I’m not sure which Howard Kurtz piece Shafer read, but the one his piece links to says quite the opposite. Indeed, Kurtz’s piece is a catalogue of how the media has shied away from Obama. The following are verbatim quotes from the Post piece by Howard Kurtz:

Michelle Obama became talk-show fodder when she said on Feb. 18 that “for the first time in my adult life, I’m really proud of my country.” But for the following week, there was no mention of the flap in a Washington Post or New York Times news story, although the Los Angeles Times jumped on the controversy.

There was also little pickup when the Politico reported that a decade ago Obama visited Bernardine Dohrn and William Ayers, the 1960s radicals whose Weather Underground group was involved in two dozen bombings. And the issue of Obama’s dealings with Rezko all but vanished after a brief flurry until the run-up to his trial, which begins today.

Similarly, there was scant media mention of Louis Farrakhan’s support for Obama until Tim Russert challenged the senator to repudiate that support at last week’s MSNBC debate — making Russert the target of some liberal bloggers who say he went overboard on the issue.

Would [Hillary] Clinton have skated as easily if she were found to have visited radicals tied to violence? Or bought land from an indicted businessman, as in the Rezko case? Or if the pastor of her church had talked about “this racist United States of America,” as the Rev. Jeremiah Wright, who heads Obama’s church, has?
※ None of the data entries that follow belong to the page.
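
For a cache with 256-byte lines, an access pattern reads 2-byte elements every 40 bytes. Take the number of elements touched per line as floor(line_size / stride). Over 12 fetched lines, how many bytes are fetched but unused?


Elements per line = floor(256 / 40) = 6
Bytes used per line = 6 * 2 = 12
Wasted per line = 256 - 12 = 244
Total wasted = 244 * 12 = 2928

2928


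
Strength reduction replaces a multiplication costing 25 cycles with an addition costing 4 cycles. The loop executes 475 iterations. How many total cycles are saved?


Per-iteration saving = 25 - 4 = 21
Total saved = 475 * 21 = 9975

9975


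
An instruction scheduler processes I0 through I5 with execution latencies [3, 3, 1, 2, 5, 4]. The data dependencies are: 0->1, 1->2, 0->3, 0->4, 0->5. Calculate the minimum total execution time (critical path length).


Compute longest path through dependency graph: dist(Ik) = max over predecessors of dist + latency(Ik).
dist(I0) = latency 3 = 3
dist(I1) = dist(I0) + 3 = 3 + 3 = 6
dist(I2) = dist(I1) + 1 = 6 + 1 = 7
dist(I3) = dist(I0) + 2 = 3 + 2 = 5
dist(I4) = dist(I0) + 5 = 3 + 5 = 8
dist(I5) = dist(I0) + 4 = 3 + 4 = 7
Critical path = max dist = 8

8


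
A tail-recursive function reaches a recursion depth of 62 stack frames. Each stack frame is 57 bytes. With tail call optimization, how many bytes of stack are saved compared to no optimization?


Without TCO: 62 * 57 = 3534 bytes
With TCO: reuse 1 frame = 57 bytes
Savings = 3534 - 57 = 3477

3477


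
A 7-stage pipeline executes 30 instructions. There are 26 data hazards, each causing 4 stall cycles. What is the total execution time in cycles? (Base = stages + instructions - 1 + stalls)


Base cycles = 7 + 30 - 1 = 36
Total stalls = 26 * 4 = 104
Total = 36 + 104 = 140

140


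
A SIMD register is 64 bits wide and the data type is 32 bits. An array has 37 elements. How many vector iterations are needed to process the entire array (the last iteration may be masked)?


Width = 64 / 32 = 2 elements per vector op
Iterations = ceil(37 / 2) = 19

19


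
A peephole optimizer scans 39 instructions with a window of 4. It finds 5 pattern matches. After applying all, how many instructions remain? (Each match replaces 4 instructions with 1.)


Each match removes 3 instructions.
Total removed = 5 * 3 = 15
Remaining = 39 - 15 = 24

24


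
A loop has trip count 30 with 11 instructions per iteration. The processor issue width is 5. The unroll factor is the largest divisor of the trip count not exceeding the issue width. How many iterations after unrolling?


Largest divisor of 30 <= 5 is 5
New iterations = 30 / 5 = 6

6


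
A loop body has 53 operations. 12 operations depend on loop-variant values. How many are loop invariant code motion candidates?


Invariant candidates = total - loop-dependent
= 53 - 12 = 41

41


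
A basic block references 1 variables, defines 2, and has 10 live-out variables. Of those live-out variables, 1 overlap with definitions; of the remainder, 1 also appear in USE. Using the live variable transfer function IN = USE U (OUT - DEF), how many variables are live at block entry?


OUT - DEF: 10 - 1 = 9
|IN| = |USE| + |OUT - DEF| - |USE ∩ (OUT - DEF)| = 1 + 9 - 1 = 9

9


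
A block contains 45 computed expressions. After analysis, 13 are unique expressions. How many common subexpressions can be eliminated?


CSE count = total expressions - unique expressions
= 45 - 13 = 32

32


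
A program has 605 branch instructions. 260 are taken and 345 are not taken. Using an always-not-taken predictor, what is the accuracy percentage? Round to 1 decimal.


Predictor: always-not-taken
Correct predictions = 345
Accuracy = 345 / 605 * 100 = 57.0%

57.0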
That is hard to imagine. Clinton’s complaints about media imbalance are buttressed by a new study from the Center for Media and Public Affairs. From Dec. 16 through Feb. 19, it says, the three network newscasts aired reports that were 84 percent positive for Obama and 53 percent positive for Clinton. She scored higher on evaluations of policy and public performance, but that amounted to only 10 percent of the coverage.
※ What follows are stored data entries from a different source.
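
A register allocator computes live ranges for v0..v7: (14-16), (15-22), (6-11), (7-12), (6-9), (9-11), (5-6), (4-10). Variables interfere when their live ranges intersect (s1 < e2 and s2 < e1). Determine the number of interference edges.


Check all pairs for overlapping intervals.
Two intervals (s1,e1) and (s2,e2) overlap if s1 < e2 and s2 < e1.
v0 (14-16) vs v1..v7: overlaps v1 -> 1
v1 (15-22) vs v2..v7: overlaps none -> 0
v2 (6-11) vs v3..v7: overlaps v3, v4, v5, v7 -> 4
v3 (7-12) vs v4..v7: overlaps v4, v5, v7 -> 3
v4 (6-9) vs v5..v7: overlaps v7 -> 1
v5 (9-11) vs v6..v7: overlaps v7 -> 1
v6 (5-6) vs v7: overlaps v7 -> 1
Total overlapping pairs = 1 + 0 + 4 + 3 + 1 + 1 + 1 = 11

11


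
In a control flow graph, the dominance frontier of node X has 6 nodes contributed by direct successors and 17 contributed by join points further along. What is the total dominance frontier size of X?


DF(X) = direct successor contributions + join point contributions
= 6 + 17 = 23

23


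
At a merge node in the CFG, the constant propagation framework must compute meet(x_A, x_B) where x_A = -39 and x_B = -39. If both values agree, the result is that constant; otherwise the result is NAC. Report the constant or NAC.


Meet operation: if both paths give the same constant, result is that constant; if they differ, result is NAC (not-a-constant).
Path A: -39, Path B: -39 -> equal
Result: constant -> -39

-39


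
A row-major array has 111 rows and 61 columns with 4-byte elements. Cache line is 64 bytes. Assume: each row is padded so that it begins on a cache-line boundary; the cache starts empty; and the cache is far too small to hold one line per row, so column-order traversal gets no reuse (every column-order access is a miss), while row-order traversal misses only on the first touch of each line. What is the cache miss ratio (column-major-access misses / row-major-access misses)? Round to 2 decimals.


Each row occupies 61 * 4 = 244 bytes and starts on a line boundary, so it spans ceil(244 / 64) = 4 cache lines.
Row-major traversal misses (one per line touched): 111 * ceil(61 * 4 / 64) = 444
Column-major traversal misses (no reuse, every access misses): 111 * 61 = 6771
Ratio = 6771 / 444 = 15.25

15.25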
At the end, Howard Kurtz drew this conclusion: “After a year in which Obama was hailed as the second coming of JFK, will his Teflon coating now be scratched?”
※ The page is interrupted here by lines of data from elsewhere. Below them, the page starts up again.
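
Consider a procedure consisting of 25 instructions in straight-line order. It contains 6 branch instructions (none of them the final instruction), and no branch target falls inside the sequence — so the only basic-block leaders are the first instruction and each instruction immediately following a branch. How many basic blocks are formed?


With no in-sequence branch targets, the leaders are the first instruction plus the instruction after each branch.
Number of basic blocks = branches + 1
= 6 + 1 = 7

7


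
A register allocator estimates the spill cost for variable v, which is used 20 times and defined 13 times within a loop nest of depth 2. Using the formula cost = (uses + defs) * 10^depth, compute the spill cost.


uses + defs = 20 + 13 = 33
10^2 = 100
Spill cost = 33 * 100 = 3300

3300


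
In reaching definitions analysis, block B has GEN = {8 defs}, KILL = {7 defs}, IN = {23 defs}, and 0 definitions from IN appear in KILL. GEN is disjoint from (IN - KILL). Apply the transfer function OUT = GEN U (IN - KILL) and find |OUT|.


IN - KILL: 23 - 0 = 23 surviving definitions
OUT = GEN + surviving = 8 + 23 = 31

31


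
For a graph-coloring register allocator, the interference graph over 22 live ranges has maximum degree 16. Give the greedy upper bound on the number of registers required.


Greedy coloring never needs more than (max_degree + 1) colors: when coloring a vertex, at most max_degree neighbors are already colored.
Upper bound = 16 + 1 = 17

17


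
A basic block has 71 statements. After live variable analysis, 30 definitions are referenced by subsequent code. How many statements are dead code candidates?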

Did Shafer read the piece he linked to? Maybe not. I think in 2008 he and the rest of the Slate staff were busy greasing down Obama with sycophantic rhetorical Vaseline to make him that much more slippery.

So let there be no mistake. In the early 1980s, Barack Obama became a socialist. Not long after that, I became one myself and began reading The Nation, In These Times and the other lefty magazines the future president was reading. But unlike Obama, I grew out of it. (Ironically, Kurtz pinpoints a crucial date as April 1, 1983. April 1 is the birthday of Whittaker Chambers, another Columbia student who became a communist. But at least Chambers also had the good sense to ultimately renounce it.) Obama did indeed renounce socialism, but in a very strange way. In 2009 a reporter from The New York Times asked Obama if his domestic policies made him a socialist. Obama laughed and said, “The answer would be no.” Then, 90 minutes later, Obama called the reporter back. “It’s hard for me to believe that you were entirely serious about that socialist question,” he said. I ask you: If someone called you a Nazi, would you say no and then call them back later to emphasize your objection to the question?

But to answer the president’s question: No, the reporter was not being serious. If only the fourth estate were on this issue. If only they descended on Hyde Park the way they did on Wasilla to atomize Sarah Palin. They may find what Stanley Kurtz did: “Over the long term, Obama’s plans are designed to ensnare the country in a new socialism, a stealth socialism that masquerades as a traditional sense of American fair play, a soft but pernicious socialism similar to that currently strangling the economies of Europe.”

Mark Judge is the author of A Tremor of Bliss: Sex, Catholicism, and Rock ‘n’ Roll.